What we have today: single index to store product data, which holds data of 2 types -
[1] Some product data that changes rarely -
* name, category, URL, product attributes(e.g. color,price) etc...
[2] Product data that might change frequentley for past documents,
and indexed on a daily level - [KPIs]
* product-family, daily sales, daily price, daily views...
Our requirements are -
- Store product-related data (for millions of products)
- Index KPIs on a daily level, and store those KPIs for a period of 2 years.
- Update "product-family" on a daily level, for thousands of products. (no need to index it daily)
- Query and aggregate the data with low latency, to display it in our UI. aggregation examples -
- Sum all product sales in the last 3 months, from category 'A' and sort by total sales.

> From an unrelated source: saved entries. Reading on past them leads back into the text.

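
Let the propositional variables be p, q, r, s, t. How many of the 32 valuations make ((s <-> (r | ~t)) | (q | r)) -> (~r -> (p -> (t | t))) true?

29

Initial set: {(((s <-> (r | ~t)) | (q | r)) -> (~r -> (p -> (t | t))))}.
(((s <-> (r | ~t)) | (q | r)) -> (~r -> (p -> (t | t)))): β-rule — branch into ~((s <-> (r | ~t)) | (q | r))  //  (~r -> (p -> (t | t))).
  branch 1 (add ~((s <-> (r | ~t)) | (q | r))):
    ~((s <-> (r | ~t)) | (q | r)): α-rule — add ~(s <-> (r | ~t)), ~(q | r).
    ~(q | r): α-rule — add ~q, ~r.
    ~(s <-> (r | ~t)): β-rule — branch into s, ~(r | ~t)  //  ~s, (r | ~t).
      branch 1.1 (add s, ~(r | ~t)):
        ~(r | ~t): α-rule — add ~r, ~~t.
        ○ open, literals {q=0, r=0, s=1, t=1}.
      branch 1.2 (add ~s, (r | ~t)):
        (r | ~t): β-rule — branch into r  //  ~t.
          branch 1.2.1 (add r):
            × closes — contains both r and ~r.
          branch 1.2.2 (add ~t):
            ○ open, literals {q=0, r=0, s=0, t=0}.
  branch 2 (add (~r -> (p -> (t | t)))):
    (~r -> (p -> (t | t))): β-rule — branch into ~~r  //  (p -> (t | t)).
      branch 2.1 (add ~~r):
        ○ open, literals {r=1}.
      branch 2.2 (add (p -> (t | t))):
        (p -> (t | t)): β-rule — branch into ~p  //  (t | t).
          branch 2.2.1 (add ~p):
            ○ open, literals {p=0}.
          branch 2.2.2 (add (t | t)):
            (t | t): β-rule — branch into t  //  t.
              branch 2.2.2.1 (add t):
                ○ open, literals {t=1}.
              branch 2.2.2.2 (add t):
                ○ open, literals {t=1}.
1 branch closed, 6 open.
Each open branch fixes some atoms; the unmentioned ones are free. Counting distinct full assignments: branch {q=0, r=0, s=1, t=1} (p) contributes 2 new; branch {q=0, r=0, s=0, t=0} (p) contributes 2 new; branch {r=1} (p, q, s, t) contributes 16 new; branch {p=0} (q, r, s, t) contributes 6 new; branch {t=1} (p, q, r, s) contributes 3 new; branch {t=1} (p, q, r, s) contributes 0 new. Total: 29.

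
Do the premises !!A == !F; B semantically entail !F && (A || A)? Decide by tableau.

No

Initial set: {(!!A == !F); B; !(!F && (A || A))}.
(!!A == !F): β-rule — branch into !!A, !F  //  !!!A, !!F.
  branch 1 (add !!A, !F):
    !!A: drop double negation, giving A.
    !(!F && (A || A)): β-rule — branch into !!F  //  !(A || A).
      branch 1.1 (add !!F):
        × closes — contains both F and !F.
      branch 1.2 (add !(A || A)):
        !(A || A): α-rule — add !A, !A.
        × closes — contains both A and !A.
  branch 2 (add !!!A, !!F):
    !!!A: drop double negation, giving !A.
    !(!F && (A || A)): β-rule — branch into !!F  //  !(A || A).
      branch 2.1 (add !!F):
        ○ open, literals {A=0, B=1, F=1}.
      branch 2.2 (add !(A || A)):
        !(A || A): α-rule — add !A, !A.
        ○ open, literals {A=0, B=1, F=1}.
2 branches closed, 2 open.
An open branch gives a countermodel: A=0, B=1, F=1 (unmentioned atoms arbitrary); the premises hold there but the conclusion fails.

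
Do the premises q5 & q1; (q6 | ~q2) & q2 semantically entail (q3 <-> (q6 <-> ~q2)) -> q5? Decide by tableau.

Initial set: {(q5 & q1); ((q6 | ~q2) & q2); ~((q3 <-> (q6 <-> ~q2)) -> q5)}.
(q5 & q1): α-rule — add q5, q1.
((q6 | ~q2) & q2): α-rule — add (q6 | ~q2), q2.
~((q3 <-> (q6 <-> ~q2)) -> q5): α-rule — add (q3 <-> (q6 <-> ~q2)), ~q5.
× closes — contains both q5 and ~q5.
All 1 branch closes.
Every branch closed, so the premises entail the conclusion.

Yes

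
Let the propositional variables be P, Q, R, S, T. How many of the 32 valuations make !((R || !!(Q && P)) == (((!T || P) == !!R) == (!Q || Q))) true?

Initial set: {!((R || !!(Q && P)) == (((!T || P) == !!R) == (!Q || Q)))}.
!((R || !!(Q && P)) == (((!T || P) == !!R) == (!Q || Q))): β-rule — branch into (R || !!(Q && P)), !(((!T || P) == !!R) == (!Q || Q))  //  !(R || !!(Q && P)), (((!T || P) == !!R) == (!Q || Q)).
  branch 1 (add (R || !!(Q && P)), !(((!T || P) == !!R) == (!Q || Q))):
    (R || !!(Q && P)): β-rule — branch into R  //  !!(Q && P).
      branch 1.1 (add R):
        !(((!T || P) == !!R) == (!Q || Q)): β-rule — branch into ((!T || P) == !!R), !(!Q || Q)  //  !((!T || P) == !!R), (!Q || Q).
          branch 1.1.1 (add ((!T || P) == !!R), !(!Q || Q)):
            !(!Q || Q): α-rule — add !!Q, !Q.
            × closes — contains both Q and !Q.
          branch 1.1.2 (add !((!T || P) == !!R), (!Q || Q)):
            !((!T || P) == !!R): β-rule — branch into (!T || P), !!!R  //  !(!T || P), !!R.
              branch 1.1.2.1 (add (!T || P), !!!R):
                !!!R: drop double negation, giving !R.
                × closes — contains both R and !R.
              branch 1.1.2.2 (add !(!T || P), !!R):
                !(!T || P): α-rule — add !!T, !P.
                !!R: drop double negation, giving R.
                (!Q || Q): β-rule — branch into !Q  //  Q.
                  branch 1.1.2.2.1 (add !Q):
                    ○ open, literals {P=0, Q=0, R=1, T=1}.
                  branch 1.1.2.2.2 (add Q):
                    ○ open, literals {P=0, Q=1, R=1, T=1}.
      branch 1.2 (add !!(Q && P)):
        !!(Q && P): drop double negation, giving (Q && P).
        (Q && P): α-rule — add Q, P.
        !(((!T || P) == !!R) == (!Q || Q)): β-rule — branch into ((!T || P) == !!R), !(!Q || Q)  //  !((!T || P) == !!R), (!Q || Q).
          branch 1.2.1 (add ((!T || P) == !!R), !(!Q || Q)):
            !(!Q || Q): α-rule — add !!Q, !Q.
            × closes — contains both Q and !Q.
          branch 1.2.2 (add !((!T || P) == !!R), (!Q || Q)):
            !((!T || P) == !!R): β-rule — branch into (!T || P), !!!R  //  !(!T || P), !!R.
              branch 1.2.2.1 (add (!T || P), !!!R):
                !!!R: drop double negation, giving !R.
                (!Q || Q): β-rule — branch into !Q  //  Q.
                  branch 1.2.2.1.1 (add !Q):
                    × closes — contains both Q and !Q.
                  branch 1.2.2.1.2 (add Q):
                    (!T || P): β-rule — branch into !T  //  P.
                      branch 1.2.2.1.2.1 (add !T):
                        ○ open, literals {P=1, Q=1, R=0, T=0}.
                      branch 1.2.2.1.2.2 (add P):
                        ○ open, literals {P=1, Q=1, R=0}.
              branch 1.2.2.2 (add !(!T || P), !!R):
                !(!T || P): α-rule — add !!T, !P.
                × closes — contains both P and !P.
  branch 2 (add !(R || !!(Q && P)), (((!T || P) == !!R) == (!Q || Q))):
    !(R || !!(Q && P)): α-rule — add !R, !!!(Q && P).
    !!!(Q && P): drop double negation, giving !(Q && P).
    (((!T || P) == !!R) == (!Q || Q)): β-rule — branch into ((!T || P) == !!R), (!Q || Q)  //  !((!T || P) == !!R), !(!Q || Q).
      branch 2.1 (add ((!T || P) == !!R), (!Q || Q)):
        !(Q && P): β-rule — branch into !Q  //  !P.
          branch 2.1.1 (add !Q):
            ((!T || P) == !!R): β-rule — branch into (!T || P), !!R  //  !(!T || P), !!!R.
              branch 2.1.1.1 (add (!T || P), !!R):
                !!R: drop double negation, giving R.
                × closes — contains both R and !R.
              branch 2.1.1.2 (add !(!T || P), !!!R):
                !(!T || P): α-rule — add !!T, !P.
                !!!R: drop double negation, giving !R.
                (!Q || Q): β-rule — branch into !Q  //  Q.
                  branch 2.1.1.2.1 (add !Q):
                    ○ open, literals {P=0, Q=0, R=0, T=1}.
                  branch 2.1.1.2.2 (add Q):
                    × closes — contains both Q and !Q.
          branch 2.1.2 (add !P):
            ((!T || P) == !!R): β-rule — branch into (!T || P), !!R  //  !(!T || P), !!!R.
              branch 2.1.2.1 (add (!T || P), !!R):
                !!R: drop double negation, giving R.
                × closes — contains both R and !R.
              branch 2.1.2.2 (add !(!T || P), !!!R):
                !(!T || P): α-rule — add !!T, !P.
                !!!R: drop double negation, giving !R.
                (!Q || Q): β-rule — branch into !Q  //  Q.
                  branch 2.1.2.2.1 (add !Q):
                    ○ open, literals {P=0, Q=0, R=0, T=1}.
                  branch 2.1.2.2.2 (add Q):
                    ○ open, literals {P=0, Q=1, R=0, T=1}.
      branch 2.2 (add !((!T || P) == !!R), !(!Q || Q)):
        !(!Q || Q): α-rule — add !!Q, !Q.
        × closes — contains both Q and !Q.
9 branches closed, 7 open.
Each open branch fixes some atoms; the unmentioned ones are free. Counting distinct full assignments: branch {P=0, Q=0, R=1, T=1} (S) contributes 2 new; branch {P=0, Q=1, R=1, T=1} (S) contributes 2 new; branch {P=1, Q=1, R=0, T=0} (S) contributes 2 new; branch {P=1, Q=1, R=0} (S, T) contributes 2 new; branch {P=0, Q=0, R=0, T=1} (S) contributes 2 new; branch {P=0, Q=0, R=0, T=1} (S) contributes 0 new; branch {P=0, Q=1, R=0, T=1} (S) contributes 2 new. Total: 12.

12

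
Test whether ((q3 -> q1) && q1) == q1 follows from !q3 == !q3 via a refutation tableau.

Initial set: {(!q3 == !q3); !(((q3 -> q1) && q1) == q1)}.
(!q3 == !q3): β-rule — branch into !q3, !q3  //  !!q3, !!q3.
  branch 1 (add !q3, !q3):
    !(((q3 -> q1) && q1) == q1): β-rule — branch into ((q3 -> q1) && q1), !q1  //  !((q3 -> q1) && q1), q1.
      branch 1.1 (add ((q3 -> q1) && q1), !q1):
        ((q3 -> q1) && q1): α-rule — add (q3 -> q1), q1.
        × closes — contains both q1 and !q1.
      branch 1.2 (add !((q3 -> q1) && q1), q1):
        !((q3 -> q1) && q1): β-rule — branch into !(q3 -> q1)  //  !q1.
          branch 1.2.1 (add !(q3 -> q1)):
            !(q3 -> q1): α-rule — add q3, !q1.
            × closes — contains both q3 and !q3.
          branch 1.2.2 (add !q1):
            × closes — contains both q1 and !q1.
  branch 2 (add !!q3, !!q3):
    !(((q3 -> q1) && q1) == q1): β-rule — branch into ((q3 -> q1) && q1), !q1  //  !((q3 -> q1) && q1), q1.
      branch 2.1 (add ((q3 -> q1) && q1), !q1):
        ((q3 -> q1) && q1): α-rule — add (q3 -> q1), q1.
        × closes — contains both q1 and !q1.
      branch 2.2 (add !((q3 -> q1) && q1), q1):
        !((q3 -> q1) && q1): β-rule — branch into !(q3 -> q1)  //  !q1.
          branch 2.2.1 (add !(q3 -> q1)):
            !(q3 -> q1): α-rule — add q3, !q1.
            × closes — contains both q1 and !q1.
          branch 2.2.2 (add !q1):
            × closes — contains both q1 and !q1.
All 6 branches close.
Every branch closed, so the premises entail the conclusion.

Yes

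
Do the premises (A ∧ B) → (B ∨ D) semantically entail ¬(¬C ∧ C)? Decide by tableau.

Yes

Initial set: {T ((A ∧ B) → (B ∨ D)); F ¬(¬C ∧ C)}.
F ¬(¬C ∧ C): α-rule — add T ¬C, T C.
× closes — contains both C and ¬C.
All 1 branch closes.
Every branch closed, so the premises entail the conclusion.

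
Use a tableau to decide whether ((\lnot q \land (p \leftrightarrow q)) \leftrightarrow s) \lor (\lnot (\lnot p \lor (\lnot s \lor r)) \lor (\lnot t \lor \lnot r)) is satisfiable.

Satisfiable

Initial set: {(((\lnot q \land (p \leftrightarrow q)) \leftrightarrow s) \lor (\lnot (\lnot p \lor (\lnot s \lor r)) \lor (\lnot t \lor \lnot r)))}.
(((\lnot q \land (p \leftrightarrow q)) \leftrightarrow s) \lor (\lnot (\lnot p \lor (\lnot s \lor r)) \lor (\lnot t \lor \lnot r))): β-rule — branch into ((\lnot q \land (p \leftrightarrow q)) \leftrightarrow s)  //  (\lnot (\lnot p \lor (\lnot s \lor r)) \lor (\lnot t \lor \lnot r)).
  branch 1 (add ((\lnot q \land (p \leftrightarrow q)) \leftrightarrow s)):
    ((\lnot q \land (p \leftrightarrow q)) \leftrightarrow s): β-rule — branch into (\lnot q \land (p \leftrightarrow q)), s  //  \lnot (\lnot q \land (p \leftrightarrow q)), \lnot s.
      branch 1.1 (add (\lnot q \land (p \leftrightarrow q)), s):
        (\lnot q \land (p \leftrightarrow q)): α-rule — add \lnot q, (p \leftrightarrow q).
        (p \leftrightarrow q): β-rule — branch into p, q  //  \lnot p, \lnot q.
          branch 1.1.1 (add p, q):
            × closes — contains both q and \lnot q.
          branch 1.1.2 (add \lnot p, \lnot q):
            ○ open, literals {p=0, q=0, s=1}.
      branch 1.2 (add \lnot (\lnot q \land (p \leftrightarrow q)), \lnot s):
        \lnot (\lnot q \land (p \leftrightarrow q)): β-rule — branch into \lnot \lnot q  //  \lnot (p \leftrightarrow q).
          branch 1.2.1 (add \lnot \lnot q):
            ○ open, literals {q=1, s=0}.
          branch 1.2.2 (add \lnot (p \leftrightarrow q)):
            \lnot (p \leftrightarrow q): β-rule — branch into p, \lnot q  //  \lnot p, q.
              branch 1.2.2.1 (add p, \lnot q):
                ○ open, literals {p=1, q=0, s=0}.
              branch 1.2.2.2 (add \lnot p, q):
                ○ open, literals {p=0, q=1, s=0}.
  branch 2 (add (\lnot (\lnot p \lor (\lnot s \lor r)) \lor (\lnot t \lor \lnot r))):
    (\lnot (\lnot p \lor (\lnot s \lor r)) \lor (\lnot t \lor \lnot r)): β-rule — branch into \lnot (\lnot p \lor (\lnot s \lor r))  //  (\lnot t \lor \lnot r).
      branch 2.1 (add \lnot (\lnot p \lor (\lnot s \lor r))):
        \lnot (\lnot p \lor (\lnot s \lor r)): α-rule — add \lnot \lnot p, \lnot (\lnot s \lor r).
        \lnot (\lnot s \lor r): α-rule — add \lnot \lnot s, \lnot r.
        ○ open, literals {p=1, r=0, s=1}.
      branch 2.2 (add (\lnot t \lor \lnot r)):
        (\lnot t \lor \lnot r): β-rule — branch into \lnot t  //  \lnot r.
          branch 2.2.1 (add \lnot t):
            ○ open, literals {t=0}.
          branch 2.2.2 (add \lnot r):
            ○ open, literals {r=0}.
1 branch closed, 7 open.
An open branch gives a satisfying assignment: p=0, q=0, s=1.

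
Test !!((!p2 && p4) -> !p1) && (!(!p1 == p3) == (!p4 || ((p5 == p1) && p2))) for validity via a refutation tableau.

Not valid

Assume the negation and expand:
Initial set: {!(!!((!p2 && p4) -> !p1) && (!(!p1 == p3) == (!p4 || ((p5 == p1) && p2))))}.
!(!!((!p2 && p4) -> !p1) && (!(!p1 == p3) == (!p4 || ((p5 == p1) && p2)))): β-rule — branch into !!!((!p2 && p4) -> !p1)  //  !(!(!p1 == p3) == (!p4 || ((p5 == p1) && p2))).
  branch 1 (add !!!((!p2 && p4) -> !p1)):
    !!!((!p2 && p4) -> !p1): drop double negation, giving !((!p2 && p4) -> !p1).
    !((!p2 && p4) -> !p1): α-rule — add (!p2 && p4), !!p1.
    (!p2 && p4): α-rule — add !p2, p4.
    ○ open, literals {p1=1, p2=0, p4=1}.
  branch 2 (add !(!(!p1 == p3) == (!p4 || ((p5 == p1) && p2)))):
    !(!(!p1 == p3) == (!p4 || ((p5 == p1) && p2))): β-rule — branch into !(!p1 == p3), !(!p4 || ((p5 == p1) && p2))  //  !!(!p1 == p3), (!p4 || ((p5 == p1) && p2)).
      branch 2.1 (add !(!p1 == p3), !(!p4 || ((p5 == p1) && p2))):
        !(!p4 || ((p5 == p1) && p2)): α-rule — add !!p4, !((p5 == p1) && p2).
        !(!p1 == p3): β-rule — branch into !p1, !p3  //  !!p1, p3.
          branch 2.1.1 (add !p1, !p3):
            !((p5 == p1) && p2): β-rule — branch into !(p5 == p1)  //  !p2.
              branch 2.1.1.1 (add !(p5 == p1)):
                !(p5 == p1): β-rule — branch into p5, !p1  //  !p5, p1.
                  branch 2.1.1.1.1 (add p5, !p1):
                    ○ open, literals {p1=0, p3=0, p4=1, p5=1}.
                  branch 2.1.1.1.2 (add !p5, p1):
                    × closes — contains both p1 and !p1.
              branch 2.1.1.2 (add !p2):
                ○ open, literals {p1=0, p2=0, p3=0, p4=1}.
          branch 2.1.2 (add !!p1, p3):
            !((p5 == p1) && p2): β-rule — branch into !(p5 == p1)  //  !p2.
              branch 2.1.2.1 (add !(p5 == p1)):
                !(p5 == p1): β-rule — branch into p5, !p1  //  !p5, p1.
                  branch 2.1.2.1.1 (add p5, !p1):
                    × closes — contains both p1 and !p1.
                  branch 2.1.2.1.2 (add !p5, p1):
                    ○ open, literals {p1=1, p3=1, p4=1, p5=0}.
              branch 2.1.2.2 (add !p2):
                ○ open, literals {p1=1, p2=0, p3=1, p4=1}.
      branch 2.2 (add !!(!p1 == p3), (!p4 || ((p5 == p1) && p2))):
        !!(!p1 == p3): β-rule — branch into !p1, p3  //  !!p1, !p3.
          branch 2.2.1 (add !p1, p3):
            (!p4 || ((p5 == p1) && p2)): β-rule — branch into !p4  //  ((p5 == p1) && p2).
              branch 2.2.1.1 (add !p4):
                ○ open, literals {p1=0, p3=1, p4=0}.
              branch 2.2.1.2 (add ((p5 == p1) && p2)):
                ((p5 == p1) && p2): α-rule — add (p5 == p1), p2.
                (p5 == p1): β-rule — branch into p5, p1  //  !p5, !p1.
                  branch 2.2.1.2.1 (add p5, p1):
                    × closes — contains both p1 and !p1.
                  branch 2.2.1.2.2 (add !p5, !p1):
                    ○ open, literals {p1=0, p2=1, p3=1, p5=0}.
          branch 2.2.2 (add !!p1, !p3):
            (!p4 || ((p5 == p1) && p2)): β-rule — branch into !p4  //  ((p5 == p1) && p2).
              branch 2.2.2.1 (add !p4):
                ○ open, literals {p1=1, p3=0, p4=0}.
              branch 2.2.2.2 (add ((p5 == p1) && p2)):
                ((p5 == p1) && p2): α-rule — add (p5 == p1), p2.
                (p5 == p1): β-rule — branch into p5, p1  //  !p5, !p1.
                  branch 2.2.2.2.1 (add p5, p1):
                    ○ open, literals {p1=1, p2=1, p3=0, p5=1}.
                  branch 2.2.2.2.2 (add !p5, !p1):
                    × closes — contains both p1 and !p1.
4 branches closed, 9 open.
An open branch gives a countermodel: p1=1, p2=0, p4=1 (unmentioned atoms arbitrary); under it the original formula is false.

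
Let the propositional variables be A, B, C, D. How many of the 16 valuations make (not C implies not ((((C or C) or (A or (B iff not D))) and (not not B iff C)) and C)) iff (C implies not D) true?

Initial set: {((not C implies not ((((C or C) or (A or (B iff not D))) and (not not B iff C)) and C)) iff (C implies not D))}.
((not C implies not ((((C or C) or (A or (B iff not D))) and (not not B iff C)) and C)) iff (C implies not D)): β-rule — branch into (not C implies not ((((C or C) or (A or (B iff not D))) and (not not B iff C)) and C)), (C implies not D)  //  not (not C implies not ((((C or C) or (A or (B iff not D))) and (not not B iff C)) and C)), not (C implies not D).
  branch 1 (add (not C implies not ((((C or C) or (A or (B iff not D))) and (not not B iff C)) and C)), (C implies not D)):
    (not C implies not ((((C or C) or (A or (B iff not D))) and (not not B iff C)) and C)): β-rule — branch into not not C  //  not ((((C or C) or (A or (B iff not D))) and (not not B iff C)) and C).
      branch 1.1 (add not not C):
        (C implies not D): β-rule — branch into not C  //  not D.
          branch 1.1.1 (add not C):
            × closes — contains both C and not C.
          branch 1.1.2 (add not D):
            ○ open, literals {C=true, D=false}.
      branch 1.2 (add not ((((C or C) or (A or (B iff not D))) and (not not B iff C)) and C)):
        (C implies not D): β-rule — branch into not C  //  not D.
          branch 1.2.1 (add not C):
            not ((((C or C) or (A or (B iff not D))) and (not not B iff C)) and C): β-rule — branch into not (((C or C) or (A or (B iff not D))) and (not not B iff C))  //  not C.
              branch 1.2.1.1 (add not (((C or C) or (A or (B iff not D))) and (not not B iff C))):
                not (((C or C) or (A or (B iff not D))) and (not not B iff C)): β-rule — branch into not ((C or C) or (A or (B iff not D)))  //  not (not not B iff C).
                  branch 1.2.1.1.1 (add not ((C or C) or (A or (B iff not D)))):
                    not ((C or C) or (A or (B iff not D))): α-rule — add not (C or C), not (A or (B iff not D)).
                    not (C or C): α-rule — add not C, not C.
                    not (A or (B iff not D)): α-rule — add not A, not (B iff not D).
                    not (B iff not D): β-rule — branch into B, not not D  //  not B, not D.
                      branch 1.2.1.1.1.1 (add B, not not D):
                        ○ open, literals {A=false, B=true, C=false, D=true}.
                      branch 1.2.1.1.1.2 (add not B, not D):
                        ○ open, literals {A=false, B=false, C=false, D=false}.
                  branch 1.2.1.1.2 (add not (not not B iff C)):
                    not (not not B iff C): β-rule — branch into not not B, not C  //  not not not B, C.
                      branch 1.2.1.1.2.1 (add not not B, not C):
                        not not B: drop double negation, giving B.
                        ○ open, literals {B=true, C=false}.
                      branch 1.2.1.1.2.2 (add not not not B, C):
                        × closes — contains both C and not C.
              branch 1.2.1.2 (add not C):
                ○ open, literals {C=false}.
          branch 1.2.2 (add not D):
            not ((((C or C) or (A or (B iff not D))) and (not not B iff C)) and C): β-rule — branch into not (((C or C) or (A or (B iff not D))) and (not not B iff C))  //  not C.
              branch 1.2.2.1 (add not (((C or C) or (A or (B iff not D))) and (not not B iff C))):
                not (((C or C) or (A or (B iff not D))) and (not not B iff C)): β-rule — branch into not ((C or C) or (A or (B iff not D)))  //  not (not not B iff C).
                  branch 1.2.2.1.1 (add not ((C or C) or (A or (B iff not D)))):
                    not ((C or C) or (A or (B iff not D))): α-rule — add not (C or C), not (A or (B iff not D)).
                    not (C or C): α-rule — add not C, not C.
                    not (A or (B iff not D)): α-rule — add not A, not (B iff not D).
                    not (B iff not D): β-rule — branch into B, not not D  //  not B, not D.
                      branch 1.2.2.1.1.1 (add B, not not D):
                        × closes — contains both D and not D.
                      branch 1.2.2.1.1.2 (add not B, not D):
                        ○ open, literals {A=false, B=false, C=false, D=false}.
                  branch 1.2.2.1.2 (add not (not not B iff C)):
                    not (not not B iff C): β-rule — branch into not not B, not C  //  not not not B, C.
                      branch 1.2.2.1.2.1 (add not not B, not C):
                        not not B: drop double negation, giving B.
                        ○ open, literals {B=true, C=false, D=false}.
                      branch 1.2.2.1.2.2 (add not not not B, C):
                        not not not B: drop double negation, giving not B.
                        ○ open, literals {B=false, C=true, D=false}.
              branch 1.2.2.2 (add not C):
                ○ open, literals {C=false, D=false}.
  branch 2 (add not (not C implies not ((((C or C) or (A or (B iff not D))) and (not not B iff C)) and C)), not (C implies not D)):
    not (not C implies not ((((C or C) or (A or (B iff not D))) and (not not B iff C)) and C)): α-rule — add not C, not not ((((C or C) or (A or (B iff not D))) and (not not B iff C)) and C).
    not (C implies not D): α-rule — add C, not not D.
    × closes — contains both C and not C.
4 branches closed, 9 open.
Each open branch fixes some atoms; the unmentioned ones are free. Counting distinct full assignments: branch {C=true, D=false} (A, B) contributes 4 new; branch {A=false, B=true, C=false, D=true} (none free) contributes 1 new; branch {A=false, B=false, C=false, D=false} (none free) contributes 1 new; branch {B=true, C=false} (A, D) contributes 3 new; branch {C=false} (A, B, D) contributes 3 new; branch {A=false, B=false, C=false, D=false} (none free) contributes 0 new; branch {B=true, C=false, D=false} (A) contributes 0 new; branch {B=false, C=true, D=false} (A) contributes 0 new; branch {C=false, D=false} (A, B) contributes 0 new. Total: 12.

12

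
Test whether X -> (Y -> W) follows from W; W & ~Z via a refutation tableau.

Yes

Initial set: {T W; T (W & ~Z); F (X -> (Y -> W))}.
T (W & ~Z): α-rule — add T W, T ~Z.
F (X -> (Y -> W)): α-rule — add T X, F (Y -> W).
F (Y -> W): α-rule — add T Y, F W.
× closes — contains both W and ~W.
All 1 branch closes.
Every branch closed, so the premises entail the conclusion.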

- Same as the above, but in-addition aggregate based on
product-family
field.
- Keep efficient indexing rate.
Currently, we're storing everything on the same index, daily, meaning we store repetitive data such as name, category and URL over and over again. This approach is very problematic for multiple reasons-
- We're holding duplicates for data of type [1], which hardly changes and causes the index to be very large.
- when data of type [2] changes , specifically the
product-family
field(this happens daily), it requires updating tens of millions of documents (from more than a year ago), which causes the system to be very slow and timeout on queries.
Splitting this data into 2 different indices won't work for us since we have to filter data of type [2] by data of type [1]
(e.g. all sales from category 'A'), moreover, we'll have to join that data somehow, and our backend server won't handle this load.
We're not sure how to model this data properly, our thoughts are -
- Using parent-child relations - parent is product data of type [1] and children are KPIs of type [2]
- Using nested fields to store KPIs (data of type [2]).
Both of these methods allow us to reduce the current index size by eliminating the duplicated data of type [1], and efficiently updating data of type [2] for very old documents.
Specifically, both methods allow us to store product-family
for each product once in the parent/non-nested fields, which implies we can only update a single document per product. (these updates are daily)
We think parent-child relation is more suitable, due to the fact that we're adding KPIs on a daily level,
which per our understanding - will cause re-indexing for documents with new KPIs when using nested fields.
On the other side, we're afraid that parent-child relations will increase query latency dramatically, hence will cause our UI to be very slow.
We're not sure what is the proper way to model the data, and if our solutions are on the right path,
we would appreciate any help since we're struggling with it for a long time.